Seketika aku terkena mood breaker. Nafsu makanku ambruk ke bagian dasar. Membuka pintu katanya? Sekalian bertemu juga begitu? Awas akhirnya malah zina mata. Mereka akan bertatap wajah dan saling bercengkerama menanyakan kabar, padahal sudah bertemu kemarin.
Astaghfirullah, Sya! Kamu kenapa lagi? Kamu mulai berprasangka buruk lagi. Ayolah, jangan bilang kalau kamu sedang cemburu. Kak Salsya hanya akan membukakan pintu untuk Jidan, tidak lebih. Berhenti Nafisya, berhentilah.
Seseorang masuk mengikuti langkah Kak Salsya.

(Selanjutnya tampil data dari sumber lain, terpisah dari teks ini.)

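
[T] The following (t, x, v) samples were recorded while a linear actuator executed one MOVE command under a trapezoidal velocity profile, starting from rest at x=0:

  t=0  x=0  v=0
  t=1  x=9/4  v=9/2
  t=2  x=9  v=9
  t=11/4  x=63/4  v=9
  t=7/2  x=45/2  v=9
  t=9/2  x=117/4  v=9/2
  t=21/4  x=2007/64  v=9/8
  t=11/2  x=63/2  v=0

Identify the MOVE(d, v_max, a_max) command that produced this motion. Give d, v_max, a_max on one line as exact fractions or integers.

final state: t=11/2, x=63/2, v=0 → d = 63/2
a_max = (9/2−0)/(1−0) = 9/2
max v = 9 over t∈[2,7/2] → v_max = 9
check: 9·(2+3/2) = 63/2 ✓

d=63/2 v_max=9 a_max=9/2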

“Jidan? Ayo duduk, Nak. Kita sarapan bareng,” ajak Ummi yang memang luar biasa baik. Entah terbuat dari apa hati Ummi, berlian dan mutiara pun tak bisa menandingi. Ummi juga berkata bahwa Jidan itu sudah seperti anaknya sendiri mungkin karena Ummi tidak punya anak laki-laki. “MasyaAllah, kalo gini Jidan jadi laper lagi, Mi, padahal baru sarapan di rumah,” kata Jidan basa-basi sambil menatap makanan di meja.
Aku tak memandangnya. Kuraih tas kecil berisi ponsel sambil berdiri.
“Ummi, Fisya berangkat sekarang ya.”
Ummi menatapku heran, begitu pun Kak Salsya dan Jidan. Pasalnya roti di piringku belum habis dan tidak biasanya susu cokelat tak kuminum. Aku memang paling tidak bisa menolak susu cokelat. Aku tidak boleh kufur nikmat, bukan? Aku pun pergi ke dapur mengambil botol minum dan kotak makan untuk tempat makanan dan susu sebagai bekal.
“Karena ada Jidan, ya?” tanya Kak Salsya menebak isi pikiranku.